"Autostrade deserte sui confini del mare" canta Antonello Venditti nella sua bella "Alta marea", rievocando alla mente un tipo di strada su cui tutti viaggeremmo volentieri: senza traffico e con un panorama mozzafiato. Purtroppo però noi italiani dobbiamo fare i conti con tutt'altro genere di autostrade, magari a due corsie, intasate al casello (anche se la crisi e la diffusione dei Telepass hanno ridotto questo problema), con autovelox assurdi utili solo a spillarci soldi e automobilisti indisciplinati che mettono in pericolo col loro atteggiamento la vita degli altri (vedi quelli che tagliano la strada o fanno sorpassi azzardati).

Proprio sabato scorso, sulla A1, sono morte sei persone in un incidente, riportando in auge il problema delle autostrade pericolose. Il Corriere della sera ha ripreso un'indagine dell'Automobile club Italia (meglio conosciuta con l'acronimo ACI) che fa una poco lusinghiera classifica delle autostrade più pericolose e dove avvengono il maggior numero di incidenti mortali.
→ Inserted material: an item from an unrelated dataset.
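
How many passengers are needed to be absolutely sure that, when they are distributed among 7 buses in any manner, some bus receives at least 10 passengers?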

Al primo posto troviamo l'Adriatica, che parte da Padova e raggiunge Otranto. Un'autostrada pericolosa perché per lunghi tratti è in rettilineo e dove si raggiungono anche alte velocità, portando l'autista a una facile distrazione.

Al secondo posto c'è l'Aurelia che collega Roma alla Liguria (quasi ai confini francesi) passando per la Toscana. Al terzo la via Emilia che congiunge Milano a Rimini attraversando l'Emilia Romagna. Fuori dal podio, troviamo altre autostrade non meno pericolose. Al quarto posto c'è la Padana Superiore, mentre al quinto la via Appia. Al sesto posto troviamo l'Abetone-Brennero, al settimo la Padania inferiore.

All'ottavo posto la Tirrenia inferiore.

Mentre al 9° l'Autostrada Pontetebbana. Chiude questa macabra classifica la Porto di Taranto che va dalla Puglia fino a Reggio Calabria. Quasi tutte le autostrade sono del centro-nord dunque e sorprende l'assenza della tanto vituperata Salerno-Reggio Calabria. Ma ancora peggio va per le strade statali secondarie, dove l'indice di mortalità è perfino il doppio di quello delle autostrade: 3,99, essendo stati i morti oltre mille su oltre 29mila incidenti.

Lì molto c'è da fare, soprattutto sulla segnaletica, sovente assente o mal posizionata.